“I gotta grab an apple for these guys, then I’ll be right with you.”
That’s Gil Ma talking, resident farmer at The Farm at Gardner Village in West Jordan.
“These guys” are his horses.
Gil’s love affair with horses — with all animals, for that matter — dates back to his childhood, when he needed support and couldn’t find any at home.
His parents, he’ll tell you, were serial closet abusers, the kind of people who smacked you around “physically, sexually, emotionally, verbally and mentally” — and went to church on Sunday.
“I didn’t want there to be a God if he was like my parents,” is how Gil puts it after he’s distributed his apples and sits down to talk. He’s wearing overalls over a snap-button shirt, with a well-worn straw cowboy hat and a Santa Claus beard — just the uniform you’d expect for a 58-year-old man who has dedicated his life to making sure animals have a good home.
In addition to horses, The Farm is filled with cows, goats, sheep, donkeys, pigs, alpacas, bunnies, turkeys, ducks, roosters, chickens and even a few emus. The one thing all these animals have in common is nobody else wanted them. All have been rescued.
Gil could tell you the rescue story about each and every one of the dozens of animals currently in residence at The Farm, but for context, he begins with the rescue story about the person who made all this possible: himself.
The abuse started before he can literally remember. “I blocked out the first seven years of my life,” he says matter-of-factly. It wasn’t until he finally got professional help when he was much older that bits and pieces of memory returned — enough to satisfy him why the first seven years had been repressed.
He joined the U.S. Army at 16 to get out of the house and away from his parents. At 17 he shipped out to a base in Alaska. The army was followed by a Latter-day Saint mission to Korea, and that was followed by college and a career as a pharmaceutical rep. He never really went home again.
Life for some reason was never easy. His marriage failed; his six children grew up and scattered their separate ways. He got laid off from his job when the drug he represented went generic. His parents never owned up to a single thing they’d done to him.
Every time the pressure would build up, Gil retreated to the sanctuary of animals.
“All my life animals have been my therapy,” he says. “Animals can heal you.”
He especially bonded with animals that had also known abuse. It started with a horse named Dolly that was blind in one eye. Gil rescued Dolly. He’s been rescuing animals ever since.
Eleven years ago, after he’d lost his job and discovered that new sales rep jobs were scarce for a man in his late 40s, he turned his animal-rescue therapy into a business when Gardner Village allowed him space to set up a petting zoo.
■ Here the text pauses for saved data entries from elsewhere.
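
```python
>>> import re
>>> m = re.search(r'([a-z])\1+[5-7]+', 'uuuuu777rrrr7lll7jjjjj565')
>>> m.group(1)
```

'u'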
Gil established his Farm Animal Rescue nonprofit (therescuefarm.com) in the southwest corner of the property and started bringing in animals to rehabilitate and re-home. Since 2012, The Farm has been a revolving door of rescued animals. To date, 119 horses — almost one per month — have been adopted from the petting zoo, along with hundreds of other animals, including cows (“You’d be surprised how many people like cows as pets,” Gil says).
Along the way, thousands of visitors — from schoolkids to senior citizens and everything in between — have rubbed shoulders with the animals, holding bunnies, brushing horses, petting goats, stroking alpacas, feeding chickens, riding donkeys.
Gil has a front row seat to watch “the magic happen,” when people’s spirits are lifted simply by communing with the farm animals.
“We rescue the animals but they rescue people,” he likes to say.
This is especially true for people who are victims of abuse. “I can spot them when they come in; I can see it in their eyes,” says Gil. “I see them light up when they hold an animal.
“There are other places that can do what we do — rescue animals — but it’s important for this place to exist so people can come here and heal.
“This is my purpose, to share with other people that there is hope in healing.”
Gil, by the way, isn’t Gil’s real name. He was born Russ Murdock. Several years ago, when he started rescuing animals, he decided to go by something that didn’t remind him daily of his abusive past. He chose Gil because the initials stand for God Is Love (his assumed last name, Ma, dates back to his days as a missionary in Korea).
He’s content now in the belief that God isn’t like his parents: “I know he’s not an angry guy. All his rules, all his commandments, are nothing more than a loving father telling you, ‘Look, if you do these things it’s going to hurt you or somebody else, so don’t do them.’”
His hope is that he can keep rescuing animals until, as they say, the cows come home. They rescued him. He’s repaying the favor.